Publication: Structured Neural Models for Coreference and Generation
Open/View Files
Date
Authors
Published Version
Published Version
Journal Title
Journal ISSN
Volume Title
Publisher
Citation
Abstract
Natural Language Processing (NLP) has recently entered a period marked by impressive empirical performance on a wide variety of natural language tasks, with much of this empirical success due to the use of deep learning techniques. Deep learning has, in particular, offered a simple approach for learning expressive, global models of linguistic data. While incredibly powerful, this style of modeling poses a problem for NLP tasks that require structured prediction, the prediction of outputs with combinatorial structure, such as sequences, trees, and graphs. Indeed, whereas the standard approach to tackling structured prediction problems in NLP involves predicting the structure with the highest score under the learned model, it is often intractable to find the highest scoring structure under the sort of global model common in deep learning approaches to NLP. In this thesis we argue that search-based structured prediction, where a model is trained to search incrementally for a structure, is a particularly natural choice for doing structured prediction with deep models. Specifically, we argue that recurrent neural networks make it simple and convenient to compactly represent the history of incremental predictions made during search, which allows for the learning of powerful search-based structured predictors. We first investigate this approach to deep structured prediction in the context of the NLP task of coreference resolution. In particular we first discuss a baseline, neural coreference resolver, which was sufficient for state-of-the-art performance on its introduction, and we then show that a search-based, structured approach improves even over this.

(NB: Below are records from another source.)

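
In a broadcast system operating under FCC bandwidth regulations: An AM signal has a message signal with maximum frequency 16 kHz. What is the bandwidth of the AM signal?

In AM (double-sideband), the bandwidth is twice the message frequency.
BW = 2 * f_m = 2 * 16 kHz = 32 kHz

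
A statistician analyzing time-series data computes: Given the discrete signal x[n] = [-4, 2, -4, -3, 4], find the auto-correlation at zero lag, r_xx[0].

The auto-correlation at zero lag r_xx[0] equals the signal energy.
r_xx[0] = sum of x[n]^2 = (-4)^2 + 2^2 + (-4)^2 + (-3)^2 + 4^2
= 16 + 4 + 16 + 9 + 16 = 61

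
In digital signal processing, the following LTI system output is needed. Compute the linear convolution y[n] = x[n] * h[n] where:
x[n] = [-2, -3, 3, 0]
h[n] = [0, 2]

y[n] = sum_k x[k]*h[n-k]. Output length = len(x) + len(h) - 1 = 4 + 2 - 1 = 5.
y[0] = -2*0 = 0
y[1] = -3*0 + -2*2 = -4
y[2] = 3*0 + -3*2 = -6
y[3] = 0*0 + 3*2 = 6
y[4] = 0*2 = 0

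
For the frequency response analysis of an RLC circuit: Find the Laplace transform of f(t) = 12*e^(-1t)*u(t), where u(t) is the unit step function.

Standard Laplace transform pair:
e^(-at)*u(t) <-> 1/(s+a)
With a = 1: L{12*e^(-1t)*u(t)} = 12/(s+1), ROC: Re(s) > -1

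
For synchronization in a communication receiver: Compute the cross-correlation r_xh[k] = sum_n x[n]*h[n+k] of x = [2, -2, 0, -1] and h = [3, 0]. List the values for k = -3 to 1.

Both sequences indexed from 0 and zero outside their support.
Lags with overlap: k = -3 to 1.
  r_xh[-3] = x[3]*h[0] = -3
  r_xh[-2] = x[2]*h[0] + x[3]*h[1] = 0
  r_xh[-1] = x[1]*h[0] + x[2]*h[1] = -6
  r_xh[0] = x[0]*h[0] + x[1]*h[1] = 6
  r_xh[1] = x[0]*h[1] = 0
r_xh = [-3, 0, -6, 6, 0] (for k = -3, ..., 1)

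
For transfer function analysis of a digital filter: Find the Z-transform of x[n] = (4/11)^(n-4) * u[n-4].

Time-shifting property: if X(z) = Z{x[n]}, then Z{x[n-d]} = z^(-d) * X(z)
X(z) = z/(z - 4/11) for x[n] = (4/11)^n * u[n]
Z{x[n-4]} = z^(-4) * z/(z - 4/11) = z^(-3)/(z - 4/11)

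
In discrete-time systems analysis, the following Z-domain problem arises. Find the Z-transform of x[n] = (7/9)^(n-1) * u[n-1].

Time-shifting property: if X(z) = Z{x[n]}, then Z{x[n-d]} = z^(-d) * X(z)
X(z) = z/(z - 7/9) for x[n] = (7/9)^n * u[n]
Z{x[n-1]} = z^(-1) * z/(z - 7/9) = 1/(z - 7/9)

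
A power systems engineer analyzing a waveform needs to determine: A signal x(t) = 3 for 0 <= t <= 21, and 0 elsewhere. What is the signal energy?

Energy = integral of |x(t)|^2 dt over the signal duration
= 3^2 * 21 = 9 * 21 = 189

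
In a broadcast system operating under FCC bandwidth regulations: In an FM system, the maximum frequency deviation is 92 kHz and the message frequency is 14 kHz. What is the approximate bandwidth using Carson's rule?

Carson's rule: BW = 2*(delta_f + f_m)
= 2*(92 + 14) kHz = 212 kHz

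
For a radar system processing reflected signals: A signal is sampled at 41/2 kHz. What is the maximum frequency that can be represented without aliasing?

The maximum frequency that can be represented without aliasing
is the Nyquist frequency: f_max = f_s / 2 = 41/2 kHz / 2 = 41/4 kHz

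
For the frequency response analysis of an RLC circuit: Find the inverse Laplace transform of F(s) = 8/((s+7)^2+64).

Standard pair: w/((s+a)^2+w^2) <-> e^(-at)*sin(wt)*u(t)
With a=7, w=8: f(t) = e^(-7t)*sin(8t)*u(t)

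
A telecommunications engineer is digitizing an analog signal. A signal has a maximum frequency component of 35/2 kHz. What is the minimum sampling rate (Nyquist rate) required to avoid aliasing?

By the Nyquist-Shannon sampling theorem,
the minimum sampling rate (Nyquist rate) must be at least 2 * f_max.
Nyquist rate = 2 * 35/2 kHz = 35 kHz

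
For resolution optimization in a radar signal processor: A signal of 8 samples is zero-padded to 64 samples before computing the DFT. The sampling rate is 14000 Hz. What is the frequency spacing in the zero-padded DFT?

Original DFT: N = 8, resolution = f_s/N = 14000/8 = 1750 Hz
Zero-padded DFT: N = 64, resolution = f_s/N = 14000/64 = 875/4 Hz
Zero-padding interpolates the spectrum (finer frequency grid)
but does NOT improve the true spectral resolution (ability to resolve close frequencies).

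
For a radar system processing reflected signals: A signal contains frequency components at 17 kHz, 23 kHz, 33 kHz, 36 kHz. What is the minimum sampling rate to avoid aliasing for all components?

The highest frequency component is f_max = 36 kHz.
Nyquist rate = 2 * f_max = 2 * 36 kHz = 72 kHz.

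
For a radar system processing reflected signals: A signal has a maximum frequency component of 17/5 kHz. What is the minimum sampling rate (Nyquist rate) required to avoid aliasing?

By the Nyquist-Shannon sampling theorem,
the minimum sampling rate (Nyquist rate) must be at least 2 * f_max.
Nyquist rate = 2 * 17/5 kHz = 34/5 kHz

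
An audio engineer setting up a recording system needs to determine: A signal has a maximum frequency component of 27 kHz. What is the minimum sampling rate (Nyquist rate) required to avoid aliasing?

By the Nyquist-Shannon sampling theorem,
the minimum sampling rate (Nyquist rate) must be at least 2 * f_max.
Nyquist rate = 2 * 27 kHz = 54 kHz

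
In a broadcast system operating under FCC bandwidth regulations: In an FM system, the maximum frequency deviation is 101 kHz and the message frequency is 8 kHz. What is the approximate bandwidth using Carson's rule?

Carson's rule: BW = 2*(delta_f + f_m)
= 2*(101 + 8) kHz = 218 kHz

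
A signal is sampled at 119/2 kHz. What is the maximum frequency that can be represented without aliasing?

The maximum frequency that can be represented without aliasing
is the Nyquist frequency: f_max = f_s / 2 = 119/2 kHz / 2 = 119/4 kHz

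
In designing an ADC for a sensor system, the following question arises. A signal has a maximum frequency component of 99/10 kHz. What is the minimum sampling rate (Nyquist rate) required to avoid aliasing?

By the Nyquist-Shannon sampling theorem,
the minimum sampling rate (Nyquist rate) must be at least 2 * f_max.
Nyquist rate = 2 * 99/10 kHz = 99/5 kHz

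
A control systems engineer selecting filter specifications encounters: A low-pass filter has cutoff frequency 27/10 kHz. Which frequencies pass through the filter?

A low-pass filter passes all frequencies below the cutoff frequency 27/10 kHz and attenuates higher frequencies.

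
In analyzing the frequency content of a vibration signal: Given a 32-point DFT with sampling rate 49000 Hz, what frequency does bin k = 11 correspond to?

The frequency of DFT bin k is: f_k = k * f_s / N
f_11 = 11 * 49000 / 32 = 67375/4 Hz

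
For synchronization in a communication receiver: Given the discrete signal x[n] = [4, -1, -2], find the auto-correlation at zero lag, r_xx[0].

The auto-correlation at zero lag r_xx[0] equals the signal energy.
r_xx[0] = sum of x[n]^2 = 4^2 + (-1)^2 + (-2)^2
= 16 + 1 + 4 = 21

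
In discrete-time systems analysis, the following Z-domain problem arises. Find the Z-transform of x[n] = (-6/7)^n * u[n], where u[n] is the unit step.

The Z-transform of a^n * u[n] is z/(z-a) for |z| > |a|.
Here a = -6/7, so X(z) = z/(z - (-6/7)) = 7z/(7z + 6)
ROC: |z| > 6/7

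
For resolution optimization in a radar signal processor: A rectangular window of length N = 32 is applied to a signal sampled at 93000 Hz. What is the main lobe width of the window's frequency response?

For a rectangular window of length N,
the main lobe width in frequency is 2*f_s/N.
= 2*93000/32 = 11625/2 Hz
This determines the minimum frequency separation for resolving two sinusoids.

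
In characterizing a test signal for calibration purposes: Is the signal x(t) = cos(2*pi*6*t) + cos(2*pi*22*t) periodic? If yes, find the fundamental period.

f1 = 6 Hz, f2 = 22 Hz
Period T1 = 1/6, T2 = 1/22
Ratio T1/T2 = 22/6, which is rational.
The signal is periodic with fundamental period T = 1/GCD(6,22) = 1/2 s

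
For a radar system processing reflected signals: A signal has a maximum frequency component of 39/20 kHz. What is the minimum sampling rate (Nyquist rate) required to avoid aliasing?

By the Nyquist-Shannon sampling theorem,
the minimum sampling rate (Nyquist rate) must be at least 2 * f_max.
Nyquist rate = 2 * 39/20 kHz = 39/10 kHz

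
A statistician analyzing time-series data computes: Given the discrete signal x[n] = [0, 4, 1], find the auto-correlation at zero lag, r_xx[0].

The auto-correlation at zero lag r_xx[0] equals the signal energy.
r_xx[0] = sum of x[n]^2 = 0^2 + 4^2 + 1^2
= 0 + 16 + 1 = 17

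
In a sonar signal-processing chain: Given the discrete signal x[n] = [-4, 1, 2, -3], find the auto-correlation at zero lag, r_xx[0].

The auto-correlation at zero lag r_xx[0] equals the signal energy.
r_xx[0] = sum of x[n]^2 = (-4)^2 + 1^2 + 2^2 + (-3)^2
= 16 + 1 + 4 + 9 = 30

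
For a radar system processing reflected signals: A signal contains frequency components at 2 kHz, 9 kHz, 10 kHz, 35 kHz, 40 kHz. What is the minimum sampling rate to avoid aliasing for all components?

The highest frequency component is f_max = 40 kHz.
Nyquist rate = 2 * f_max = 2 * 40 kHz = 80 kHz.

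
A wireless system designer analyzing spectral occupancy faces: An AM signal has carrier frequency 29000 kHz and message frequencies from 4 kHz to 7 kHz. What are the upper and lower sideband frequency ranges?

Upper sideband (USB) = fc + [fm_low, fm_high] = 29000 + [4, 7] = [29004, 29007] kHz
Lower sideband (LSB) = fc - [fm_high, fm_low] = 29000 - [7, 4] = [28993, 28996] kHz
Total occupied spectrum: 28993 kHz to 29007 kHz (plus carrier at 29000 kHz)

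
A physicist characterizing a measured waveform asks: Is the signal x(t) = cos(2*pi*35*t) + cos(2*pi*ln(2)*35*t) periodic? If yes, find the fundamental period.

f1 = 35 Hz, f2 = 35*ln(2) Hz
Ratio f2/f1 = ln(2), which is irrational.
Since the frequency ratio is irrational, no common period exists.
The signal is not periodic.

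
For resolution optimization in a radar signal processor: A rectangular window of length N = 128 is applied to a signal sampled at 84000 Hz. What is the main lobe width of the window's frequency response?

For a rectangular window of length N,
the main lobe width in frequency is 2*f_s/N.
= 2*84000/128 = 2625/2 Hz
This determines the minimum frequency separation for resolving two sinusoids.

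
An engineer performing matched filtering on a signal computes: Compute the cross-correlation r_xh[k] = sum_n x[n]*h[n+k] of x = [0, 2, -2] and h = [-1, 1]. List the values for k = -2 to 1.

Both sequences indexed from 0 and zero outside their support.
Lags with overlap: k = -2 to 1.
  r_xh[-2] = x[2]*h[0] = 2
  r_xh[-1] = x[1]*h[0] + x[2]*h[1] = -4
  r_xh[0] = x[0]*h[0] + x[1]*h[1] = 2
  r_xh[1] = x[0]*h[1] = 0
r_xh = [2, -4, 2, 0] (for k = -2, ..., 1)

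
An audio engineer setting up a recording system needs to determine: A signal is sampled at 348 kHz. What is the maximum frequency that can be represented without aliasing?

The maximum frequency that can be represented without aliasing
is the Nyquist frequency: f_max = f_s / 2 = 348 kHz / 2 = 174 kHz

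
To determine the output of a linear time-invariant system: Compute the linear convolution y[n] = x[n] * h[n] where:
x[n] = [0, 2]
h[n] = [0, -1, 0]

y[n] = sum_k x[k]*h[n-k]. Output length = len(x) + len(h) - 1 = 2 + 3 - 1 = 4.
y[0] = 0*0 = 0
y[1] = 2*0 + 0*-1 = 0
y[2] = 2*-1 + 0*0 = -2
y[3] = 2*0 = 0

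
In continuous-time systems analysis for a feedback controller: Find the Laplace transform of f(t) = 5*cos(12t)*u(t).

Standard pair: cos(wt)*u(t) <-> s/(s^2+w^2)
With w = 12: L{5*cos(12t)*u(t)} = 5s/(s^2+144)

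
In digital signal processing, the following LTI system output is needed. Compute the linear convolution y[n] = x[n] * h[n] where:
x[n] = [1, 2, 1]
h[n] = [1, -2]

y[n] = sum_k x[k]*h[n-k]. Output length = len(x) + len(h) - 1 = 3 + 2 - 1 = 4.
y[0] = 1*1 = 1
y[1] = 2*1 + 1*-2 = 0
y[2] = 1*1 + 2*-2 = -3
y[3] = 1*-2 = -2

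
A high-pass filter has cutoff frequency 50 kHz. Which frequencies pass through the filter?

A high-pass filter passes all frequencies above the cutoff frequency 50 kHz and attenuates lower frequencies.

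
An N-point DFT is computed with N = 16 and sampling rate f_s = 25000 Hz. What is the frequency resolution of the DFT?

DFT frequency resolution = f_s / N
= 25000 / 16 = 3125/2 Hz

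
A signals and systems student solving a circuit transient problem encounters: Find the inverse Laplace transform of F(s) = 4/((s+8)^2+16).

Standard pair: w/((s+a)^2+w^2) <-> e^(-at)*sin(wt)*u(t)
With a=8, w=4: f(t) = e^(-8t)*sin(4t)*u(t)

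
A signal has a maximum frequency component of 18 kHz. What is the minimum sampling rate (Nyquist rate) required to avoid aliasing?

By the Nyquist-Shannon sampling theorem,
the minimum sampling rate (Nyquist rate) must be at least 2 * f_max.
Nyquist rate = 2 * 18 kHz = 36 kHz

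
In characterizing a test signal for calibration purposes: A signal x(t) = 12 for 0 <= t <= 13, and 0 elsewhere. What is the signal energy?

Energy = integral of |x(t)|^2 dt over the signal duration
= 12^2 * 13 = 144 * 13 = 1872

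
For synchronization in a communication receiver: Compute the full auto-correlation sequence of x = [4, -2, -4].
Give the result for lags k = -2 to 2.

r_xx[k] = sum_m x[m]*x[m+k], indexed from 0, for k = -2 to 2:
  r_xx[-2] = x[2]*x[0] = -16
  r_xx[-1] = x[1]*x[0] + x[2]*x[1] = 0
  r_xx[0] = x[0]*x[0] + x[1]*x[1] + x[2]*x[2] = 36
  r_xx[1] = x[0]*x[1] + x[1]*x[2] = 0
  r_xx[2] = x[0]*x[2] = -16
r_xx = [-16, 0, 36, 0, -16]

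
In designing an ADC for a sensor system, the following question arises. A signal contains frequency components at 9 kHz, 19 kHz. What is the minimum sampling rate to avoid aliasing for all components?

The highest frequency component is f_max = 19 kHz.
Nyquist rate = 2 * f_max = 2 * 19 kHz = 38 kHz.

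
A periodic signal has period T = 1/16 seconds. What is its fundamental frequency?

The fundamental frequency is the reciprocal of the period.
f = 1/T = 1/(1/16) = 16 Hz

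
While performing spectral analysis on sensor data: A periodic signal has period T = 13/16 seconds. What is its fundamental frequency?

The fundamental frequency is the reciprocal of the period.
f = 1/T = 1/(13/16) = 16/13 Hz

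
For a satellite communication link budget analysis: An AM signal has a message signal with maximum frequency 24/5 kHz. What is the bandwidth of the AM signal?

In AM (double-sideband), the bandwidth is twice the message frequency.
BW = 2 * f_m = 2 * 24/5 kHz = 48/5 kHz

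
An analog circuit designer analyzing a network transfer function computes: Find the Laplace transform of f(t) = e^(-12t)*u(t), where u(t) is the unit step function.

Standard Laplace transform pair:
e^(-at)*u(t) <-> 1/(s+a)
With a = 12: L{e^(-12t)*u(t)} = 1/(s+12), ROC: Re(s) > -12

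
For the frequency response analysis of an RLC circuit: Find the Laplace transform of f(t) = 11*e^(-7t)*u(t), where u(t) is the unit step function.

Standard Laplace transform pair:
e^(-at)*u(t) <-> 1/(s+a)
With a = 7: L{11*e^(-7t)*u(t)} = 11/(s+7), ROC: Re(s) > -7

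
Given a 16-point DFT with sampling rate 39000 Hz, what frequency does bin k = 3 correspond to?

The frequency of DFT bin k is: f_k = k * f_s / N
f_3 = 3 * 39000 / 16 = 14625/2 Hz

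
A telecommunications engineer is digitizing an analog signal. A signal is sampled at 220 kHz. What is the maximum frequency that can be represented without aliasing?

The maximum frequency that can be represented without aliasing
is the Nyquist frequency: f_max = f_s / 2 = 220 kHz / 2 = 110 kHz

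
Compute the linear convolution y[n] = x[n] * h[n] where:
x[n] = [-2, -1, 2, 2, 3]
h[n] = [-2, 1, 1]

y[n] = sum_k x[k]*h[n-k]. Output length = len(x) + len(h) - 1 = 5 + 3 - 1 = 7.
y[0] = -2*-2 = 4
y[1] = -1*-2 + -2*1 = 0
y[2] = 2*-2 + -1*1 + -2*1 = -7
y[3] = 2*-2 + 2*1 + -1*1 = -3
y[4] = 3*-2 + 2*1 + 2*1 = -2
y[5] = 3*1 + 2*1 = 5
y[6] = 3*1 = 3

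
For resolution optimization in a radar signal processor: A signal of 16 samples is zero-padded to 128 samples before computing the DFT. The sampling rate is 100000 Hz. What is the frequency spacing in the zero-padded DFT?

Original DFT: N = 16, resolution = f_s/N = 100000/16 = 6250 Hz
Zero-padded DFT: N = 128, resolution = f_s/N = 100000/128 = 3125/4 Hz
Zero-padding interpolates the spectrum (finer frequency grid)
but does NOT improve the true spectral resolution (ability to resolve close frequencies).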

We then discuss an approach to training the celebrated sequence-to-sequence model as a search-based structured predictor, and we show that this leads to improvements on word ordering, dependency parsing, and machine translation tasks. In the final chapter of this thesis we discuss the structured prediction problem of long-form text generation, and database-to-text generation in particular, which is not well handled by the techniques introduced in the preceding chapters. We introduce a new dataset for studying the challenges posed by this structured prediction problem, suggest new automatic approaches to evaluating performance on this problem, and use these automatic approaches to analyze the performance of various state-of-the-art generation models.